LH 12 is a two-axle bus with a semi-self supporting bodywork which is welded from closed steel profiles. The outer part of the body is lined with flashing, the interior is lined with plastic sheeting. Some of the lower parts of the skeleton are made of stainless steel. The engine and manual gearbox are located at the rear of the vehicle under the floor. Rear-driven axle is the Spanish brand DANA, front axle of custom design is trapezoidal with independent wheel suspension. Seats for passengers are disposed on the raised pedestals are spaced 2 + 2 central aisle. The luggage compartment under the floor of the car has a volume of 8 m³. The bus has two doors. The first is located in front of the front axle, the latter can be customized to be placed in front of or behind the rear axle.

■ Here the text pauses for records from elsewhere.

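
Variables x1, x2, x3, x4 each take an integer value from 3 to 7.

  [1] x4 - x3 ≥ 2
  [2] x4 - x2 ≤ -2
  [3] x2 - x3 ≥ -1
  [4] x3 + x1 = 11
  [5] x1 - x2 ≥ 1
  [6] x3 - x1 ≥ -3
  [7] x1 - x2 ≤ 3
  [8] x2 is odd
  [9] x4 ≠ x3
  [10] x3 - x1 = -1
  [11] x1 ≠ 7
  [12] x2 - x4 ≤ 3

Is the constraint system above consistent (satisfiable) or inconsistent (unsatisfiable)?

Unsatisfiable

Constraints 1, 2, 5, and 6 give x3 − x1 ≥ -3, x1 − x2 ≥ 1, x2 − x4 ≥ 2, x4 − x3 ≥ 2.
Adding all 4 inequalities: the left sides telescope to 0, and the right sides sum to (-3) + 1 + 2 + 2 = 2. So 0 ≥ 2, which is false.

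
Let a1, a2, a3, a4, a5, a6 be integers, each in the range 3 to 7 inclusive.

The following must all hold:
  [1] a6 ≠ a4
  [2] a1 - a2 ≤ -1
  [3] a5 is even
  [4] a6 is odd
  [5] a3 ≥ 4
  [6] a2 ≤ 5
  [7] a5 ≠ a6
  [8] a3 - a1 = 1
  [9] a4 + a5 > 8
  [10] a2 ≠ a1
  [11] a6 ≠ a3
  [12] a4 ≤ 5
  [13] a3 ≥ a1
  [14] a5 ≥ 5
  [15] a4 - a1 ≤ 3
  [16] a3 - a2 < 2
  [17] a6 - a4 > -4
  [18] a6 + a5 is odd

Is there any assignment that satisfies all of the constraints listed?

Satisfiable

Try a1 = 4, a2 = 5, a3 = 5, a4 = 4, a5 = 6, a6 = 3.
Check constraint 2: a1 - a2 = -1; constraint 8: a3 - a1 = 1. The remaining constraints are straightforward to verify.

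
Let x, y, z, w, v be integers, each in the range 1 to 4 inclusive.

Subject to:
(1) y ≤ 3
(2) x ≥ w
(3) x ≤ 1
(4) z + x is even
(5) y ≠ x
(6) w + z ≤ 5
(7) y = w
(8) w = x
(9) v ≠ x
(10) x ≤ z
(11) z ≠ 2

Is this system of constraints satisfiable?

From constraints 7 and 8, y = w = x, so y = x. But constraint 5 says y ≠ x. Contradiction.

Unsatisfiable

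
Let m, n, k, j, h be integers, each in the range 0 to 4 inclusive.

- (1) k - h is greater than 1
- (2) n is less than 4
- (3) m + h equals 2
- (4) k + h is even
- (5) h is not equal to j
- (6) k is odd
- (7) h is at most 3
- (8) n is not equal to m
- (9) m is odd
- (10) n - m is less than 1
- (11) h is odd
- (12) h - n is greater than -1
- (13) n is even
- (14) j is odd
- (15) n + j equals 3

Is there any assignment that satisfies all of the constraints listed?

Setting (m, n, k, j, h) = (1, 0, 3, 3, 1) satisfies everything: constraint 1: k - h = 2; constraint 3: m + h = 2; constraint 10: n - m = -1, and the others follow.

Satisfiable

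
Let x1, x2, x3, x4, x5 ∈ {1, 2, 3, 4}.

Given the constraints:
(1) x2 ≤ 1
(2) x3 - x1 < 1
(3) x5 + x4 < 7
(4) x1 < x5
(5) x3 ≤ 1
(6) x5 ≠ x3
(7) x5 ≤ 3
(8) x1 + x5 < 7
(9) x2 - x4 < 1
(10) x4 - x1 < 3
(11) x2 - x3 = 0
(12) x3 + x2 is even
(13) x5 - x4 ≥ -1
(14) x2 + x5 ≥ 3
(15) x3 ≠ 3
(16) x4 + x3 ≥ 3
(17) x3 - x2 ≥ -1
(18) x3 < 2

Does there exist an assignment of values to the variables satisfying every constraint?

Try x1 = 2, x2 = 1, x3 = 1, x4 = 3, x5 = 3.
Check constraint 2: x3 - x1 = -1; constraint 3: x5 + x4 = 6. The remaining constraints are straightforward to verify.

Satisfiable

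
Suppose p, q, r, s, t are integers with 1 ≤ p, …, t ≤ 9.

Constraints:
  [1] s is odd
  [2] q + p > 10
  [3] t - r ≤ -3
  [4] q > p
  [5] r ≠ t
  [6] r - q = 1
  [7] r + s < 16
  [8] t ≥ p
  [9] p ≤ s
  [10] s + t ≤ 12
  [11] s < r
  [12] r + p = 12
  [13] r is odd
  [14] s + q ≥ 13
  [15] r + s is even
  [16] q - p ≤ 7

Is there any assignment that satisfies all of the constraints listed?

Satisfiable

Try p = 3, q = 8, r = 9, s = 5, t = 6.
Check constraint 2: q + p = 11; constraint 3: t - r = -3; constraint 6: r - q = 1. The remaining constraints are straightforward to verify.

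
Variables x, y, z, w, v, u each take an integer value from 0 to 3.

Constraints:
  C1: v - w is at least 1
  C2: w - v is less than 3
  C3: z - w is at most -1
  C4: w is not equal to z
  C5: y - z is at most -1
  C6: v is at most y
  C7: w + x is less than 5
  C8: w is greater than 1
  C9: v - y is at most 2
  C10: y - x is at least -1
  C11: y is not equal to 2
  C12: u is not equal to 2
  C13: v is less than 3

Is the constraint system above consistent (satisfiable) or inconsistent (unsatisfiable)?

Unsatisfiable

Constraints 1, 3, 5, and 9 give w − z ≥ 1, z − y ≥ 1, y − v ≥ -2, v − w ≥ 1.
Adding all 4 inequalities: the left sides telescope to 0, and the right sides sum to 1 + 1 + (-2) + 1 = 1. So 0 ≥ 1, which is false.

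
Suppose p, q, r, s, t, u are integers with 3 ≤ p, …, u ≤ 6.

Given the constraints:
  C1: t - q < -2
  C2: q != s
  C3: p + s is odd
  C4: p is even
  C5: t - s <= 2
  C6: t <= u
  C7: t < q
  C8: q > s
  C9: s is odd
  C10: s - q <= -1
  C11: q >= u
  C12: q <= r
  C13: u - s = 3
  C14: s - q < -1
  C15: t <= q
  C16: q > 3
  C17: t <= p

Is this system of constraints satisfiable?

Setting (p, q, r, s, t, u) = (4, 6, 6, 3, 3, 6) satisfies everything: constraint 1: t - q = -3; constraint 5: t - s = 0; constraint 10: s - q = -3, and the others follow.

Satisfiable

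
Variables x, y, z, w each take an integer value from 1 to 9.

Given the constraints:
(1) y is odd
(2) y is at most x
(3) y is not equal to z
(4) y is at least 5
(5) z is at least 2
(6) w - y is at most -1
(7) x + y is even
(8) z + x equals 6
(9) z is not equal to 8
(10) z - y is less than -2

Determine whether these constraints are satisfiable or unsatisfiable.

Unsatisfiable

From constraint 5: z ≥ 2. From constraints 2 and 4: x ≥ y ≥ 5. Hence z + x ≥ 7. But constraint 8 requires z + x = 6, and 6 < 7. Contradiction.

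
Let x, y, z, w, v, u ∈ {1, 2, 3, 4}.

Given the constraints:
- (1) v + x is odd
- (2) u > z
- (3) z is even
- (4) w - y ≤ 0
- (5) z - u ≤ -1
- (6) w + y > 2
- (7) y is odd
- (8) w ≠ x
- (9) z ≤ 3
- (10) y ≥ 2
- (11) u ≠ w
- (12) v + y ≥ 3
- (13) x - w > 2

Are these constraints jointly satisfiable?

Satisfiable

Setting (x, y, z, w, v, u) = (4, 3, 2, 1, 1, 3) satisfies everything: constraint 4: w - y = -2; constraint 5: z - u = -1; constraint 6: w + y = 4, and the others follow.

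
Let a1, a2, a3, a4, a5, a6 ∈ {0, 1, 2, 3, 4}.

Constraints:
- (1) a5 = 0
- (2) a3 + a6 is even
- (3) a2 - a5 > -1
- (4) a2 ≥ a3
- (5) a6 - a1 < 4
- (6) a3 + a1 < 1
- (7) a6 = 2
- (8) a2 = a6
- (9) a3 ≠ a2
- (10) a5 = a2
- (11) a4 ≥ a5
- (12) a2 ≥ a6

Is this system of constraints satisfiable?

Unsatisfiable

Constraint 1 fixes a5 = 0 and constraint 7 fixes a6 = 2. Constraints 8 and 10 give a5 = a2 = a6, so a5 = a6. But 0 ≠ 2 — contradiction.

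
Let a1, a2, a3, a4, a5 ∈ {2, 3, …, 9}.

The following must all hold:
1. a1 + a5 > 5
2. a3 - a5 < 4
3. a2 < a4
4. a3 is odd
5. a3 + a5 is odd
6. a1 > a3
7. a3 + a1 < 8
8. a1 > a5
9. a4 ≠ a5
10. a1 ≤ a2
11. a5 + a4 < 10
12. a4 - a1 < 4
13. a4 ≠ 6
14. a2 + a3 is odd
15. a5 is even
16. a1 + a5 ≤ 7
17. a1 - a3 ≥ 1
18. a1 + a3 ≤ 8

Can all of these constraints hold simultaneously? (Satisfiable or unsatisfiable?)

The assignment a1 = 4, a2 = 4, a3 = 3, a4 = 7, a5 = 2 works:
  constraint 1 holds since a1 + a5 = 6.
  constraint 2 holds since a3 - a5 = 1.
  constraint 7 holds since a3 + a1 = 7.
The rest check out directly.

Satisfiable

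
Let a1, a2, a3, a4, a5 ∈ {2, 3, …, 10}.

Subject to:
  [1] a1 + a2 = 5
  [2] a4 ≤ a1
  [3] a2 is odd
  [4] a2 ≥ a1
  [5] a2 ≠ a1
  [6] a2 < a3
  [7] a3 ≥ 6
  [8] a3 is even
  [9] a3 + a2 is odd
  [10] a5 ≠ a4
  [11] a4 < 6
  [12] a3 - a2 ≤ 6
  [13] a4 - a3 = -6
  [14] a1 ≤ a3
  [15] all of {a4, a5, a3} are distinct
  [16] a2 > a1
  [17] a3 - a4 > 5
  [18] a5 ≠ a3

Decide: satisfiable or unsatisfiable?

Setting (a1, a2, a3, a4, a5) = (2, 3, 8, 2, 7) satisfies everything: constraint 1: a1 + a2 = 5; constraint 12: a3 - a2 = 5; constraint 13: a4 - a3 = -6, and the others follow.

Satisfiable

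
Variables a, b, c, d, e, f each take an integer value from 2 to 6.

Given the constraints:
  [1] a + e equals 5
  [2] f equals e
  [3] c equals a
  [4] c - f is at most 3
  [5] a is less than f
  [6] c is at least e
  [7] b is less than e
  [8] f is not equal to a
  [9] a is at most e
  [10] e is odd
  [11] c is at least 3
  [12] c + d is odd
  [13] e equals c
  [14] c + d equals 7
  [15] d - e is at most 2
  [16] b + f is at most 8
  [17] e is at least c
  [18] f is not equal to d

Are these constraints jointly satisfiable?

Unsatisfiable

From constraints 2, 3, and 13, f = e = c = a, so f = a. But constraint 8 says f ≠ a. Contradiction.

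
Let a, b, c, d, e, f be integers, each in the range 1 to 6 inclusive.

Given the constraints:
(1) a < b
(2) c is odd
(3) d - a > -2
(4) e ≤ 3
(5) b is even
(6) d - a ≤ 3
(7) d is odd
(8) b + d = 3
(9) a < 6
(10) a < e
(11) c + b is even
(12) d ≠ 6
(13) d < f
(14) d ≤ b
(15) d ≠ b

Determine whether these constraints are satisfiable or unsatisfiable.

Constraint 2 makes c odd and constraint 5 makes b even, so c + b must be odd. Constraint 11 says c + b is even — contradiction.

Unsatisfiable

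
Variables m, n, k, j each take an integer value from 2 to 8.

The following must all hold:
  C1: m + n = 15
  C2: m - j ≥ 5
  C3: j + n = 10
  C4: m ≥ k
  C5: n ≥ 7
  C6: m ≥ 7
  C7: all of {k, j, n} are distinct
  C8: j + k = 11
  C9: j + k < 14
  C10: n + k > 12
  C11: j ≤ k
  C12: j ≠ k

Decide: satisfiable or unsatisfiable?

Try m = 8, n = 7, k = 8, j = 3.
Check constraint 1: m + n = 15; constraint 2: m - j = 5. The remaining constraints are straightforward to verify.

Satisfiable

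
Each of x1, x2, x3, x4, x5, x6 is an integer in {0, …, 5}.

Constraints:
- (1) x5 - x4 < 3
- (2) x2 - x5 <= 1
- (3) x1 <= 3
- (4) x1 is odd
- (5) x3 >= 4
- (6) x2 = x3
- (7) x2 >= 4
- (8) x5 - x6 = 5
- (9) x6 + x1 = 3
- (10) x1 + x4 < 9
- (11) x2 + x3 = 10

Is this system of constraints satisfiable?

Satisfiable

One satisfying assignment is x1 = 3, x2 = 5, x3 = 5, x4 = 3, x5 = 5, x6 = 0.
For the less obvious constraints — constraint 1: x5 - x4 = 2; constraint 2: x2 - x5 = 0; constraint 8: x5 - x6 = 5 — and the others hold by inspection.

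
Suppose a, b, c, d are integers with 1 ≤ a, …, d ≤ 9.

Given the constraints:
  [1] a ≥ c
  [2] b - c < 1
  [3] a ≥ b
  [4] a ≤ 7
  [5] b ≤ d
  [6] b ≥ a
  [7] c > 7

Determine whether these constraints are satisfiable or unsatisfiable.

Unsatisfiable

From constraint 7: c ≥ 8. From constraints 1 and 4: c ≤ a and a ≤ 7, so c ≤ 7. But 7 < 8, so no value of c works.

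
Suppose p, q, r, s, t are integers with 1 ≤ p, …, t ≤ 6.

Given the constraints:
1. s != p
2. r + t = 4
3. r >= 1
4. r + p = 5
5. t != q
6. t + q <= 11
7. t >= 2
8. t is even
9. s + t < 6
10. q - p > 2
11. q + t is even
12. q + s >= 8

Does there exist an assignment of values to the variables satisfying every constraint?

Take p = 3, q = 6, r = 2, s = 2, t = 2. Then constraint 2: r + t = 4; constraint 4: r + p = 5; constraint 6: t + q = 8, and every other listed constraint is also met.

Satisfiable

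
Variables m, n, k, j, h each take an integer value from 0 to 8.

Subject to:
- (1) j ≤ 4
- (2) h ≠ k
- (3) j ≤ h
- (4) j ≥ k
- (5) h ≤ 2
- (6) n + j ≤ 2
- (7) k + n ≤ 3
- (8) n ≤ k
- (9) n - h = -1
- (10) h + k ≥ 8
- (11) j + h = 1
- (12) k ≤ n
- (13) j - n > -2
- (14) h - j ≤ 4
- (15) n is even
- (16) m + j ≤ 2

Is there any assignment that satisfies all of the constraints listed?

Unsatisfiable

From constraint 5: h ≤ 2. From constraints 1 and 4: k ≤ j ≤ 4. Hence h + k ≤ 6. But constraint 10 requires h + k ≥ 8, and 8 > 6. Contradiction.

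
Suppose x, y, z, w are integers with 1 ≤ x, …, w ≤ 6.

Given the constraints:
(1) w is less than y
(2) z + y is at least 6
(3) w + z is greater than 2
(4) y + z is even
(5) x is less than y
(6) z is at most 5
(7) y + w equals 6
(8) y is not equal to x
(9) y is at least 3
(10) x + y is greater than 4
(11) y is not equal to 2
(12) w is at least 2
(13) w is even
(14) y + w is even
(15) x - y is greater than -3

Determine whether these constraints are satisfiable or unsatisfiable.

Satisfiable

One satisfying assignment is x = 2, y = 4, z = 2, w = 2.
For the less obvious constraints — constraint 2: z + y = 6; constraint 3: w + z = 4 — and the others hold by inspection.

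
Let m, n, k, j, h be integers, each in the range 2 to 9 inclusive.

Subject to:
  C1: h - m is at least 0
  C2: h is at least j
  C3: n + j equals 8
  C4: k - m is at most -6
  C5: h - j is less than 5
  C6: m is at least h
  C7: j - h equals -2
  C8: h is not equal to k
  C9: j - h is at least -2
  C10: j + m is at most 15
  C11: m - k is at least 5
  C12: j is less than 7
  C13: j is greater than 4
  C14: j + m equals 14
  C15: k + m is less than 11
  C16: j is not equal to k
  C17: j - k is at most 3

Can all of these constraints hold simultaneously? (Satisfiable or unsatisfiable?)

Unsatisfiable

Constraints 1, 4, 9, and 17 give k − j ≥ -3, j − h ≥ -2, h − m ≥ 0, m − k ≥ 6.
Adding all 4 inequalities: the left sides telescope to 0, and the right sides sum to (-3) + (-2) + 0 + 6 = 1. So 0 ≥ 1, which is false.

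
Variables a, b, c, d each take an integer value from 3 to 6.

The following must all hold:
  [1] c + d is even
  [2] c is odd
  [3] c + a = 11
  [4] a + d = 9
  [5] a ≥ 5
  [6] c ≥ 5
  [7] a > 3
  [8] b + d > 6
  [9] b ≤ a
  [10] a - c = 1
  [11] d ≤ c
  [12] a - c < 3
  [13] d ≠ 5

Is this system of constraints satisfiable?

Satisfiable

Try a = 6, b = 6, c = 5, d = 3.
Check constraint 3: c + a = 11; constraint 4: a + d = 9. The remaining constraints are straightforward to verify.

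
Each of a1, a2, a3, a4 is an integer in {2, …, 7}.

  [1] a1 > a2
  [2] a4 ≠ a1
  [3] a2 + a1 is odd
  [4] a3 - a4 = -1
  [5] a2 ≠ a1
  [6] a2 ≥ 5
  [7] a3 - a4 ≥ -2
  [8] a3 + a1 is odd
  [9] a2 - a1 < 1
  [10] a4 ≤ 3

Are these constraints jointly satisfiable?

Try a1 = 7, a2 = 6, a3 = 2, a4 = 3.
Check constraint 4: a3 - a4 = -1; constraint 7: a3 - a4 = -1. The remaining constraints are straightforward to verify.

Satisfiable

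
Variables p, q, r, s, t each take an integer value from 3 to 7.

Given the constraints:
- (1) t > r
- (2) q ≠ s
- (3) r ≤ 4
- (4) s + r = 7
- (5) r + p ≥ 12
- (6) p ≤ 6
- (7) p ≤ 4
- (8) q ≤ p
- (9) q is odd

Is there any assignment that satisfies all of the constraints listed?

Unsatisfiable

From constraint 3: r ≤ 4. From constraint 6: p ≤ 6. Hence r + p ≤ 10. But constraint 5 requires r + p ≥ 12, and 12 > 10. Contradiction.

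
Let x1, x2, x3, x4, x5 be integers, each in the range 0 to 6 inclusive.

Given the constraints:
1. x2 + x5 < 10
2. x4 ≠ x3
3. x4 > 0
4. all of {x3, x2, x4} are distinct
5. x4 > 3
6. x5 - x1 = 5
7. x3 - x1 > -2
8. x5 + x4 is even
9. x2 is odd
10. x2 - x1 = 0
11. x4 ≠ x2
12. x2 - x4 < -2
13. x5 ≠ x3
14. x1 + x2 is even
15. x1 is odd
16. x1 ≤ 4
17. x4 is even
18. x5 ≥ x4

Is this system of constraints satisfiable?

Satisfiable

One satisfying assignment is x1 = 1, x2 = 1, x3 = 2, x4 = 6, x5 = 6.
For the less obvious constraints — constraint 1: x2 + x5 = 7; constraint 6: x5 - x1 = 5 — and the others hold by inspection.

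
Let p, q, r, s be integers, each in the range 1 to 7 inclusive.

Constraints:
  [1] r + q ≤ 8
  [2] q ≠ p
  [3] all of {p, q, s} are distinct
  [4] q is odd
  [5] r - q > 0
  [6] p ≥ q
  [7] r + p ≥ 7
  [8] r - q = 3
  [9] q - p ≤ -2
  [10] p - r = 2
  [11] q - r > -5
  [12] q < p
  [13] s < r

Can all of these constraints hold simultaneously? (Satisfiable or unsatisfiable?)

Satisfiable

The assignment p = 6, q = 1, r = 4, s = 3 works:
  constraint 1 holds since r + q = 5.
  constraint 5 holds since r - q = 3.
  constraint 7 holds since r + p = 10.
The rest check out directly.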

== Production and operation ==
LH 12 is the flagship bus of company SOR, which was introduced at Autosalon Nitra in 2005.
The manufacturer has responded to the wishes of customers who wanted a classic twelve-meter length Coach, which were in the Czech Republic until then domain competing Karosa. Production of vehicle LH 12 was launched shortly thereafter. LH 12 buses are designed for long-distance lines or for chartered transport. Between transport companies which run this model, includes Veolia Transport ČSAD Vsetín or in Slovakia SAD Humenné.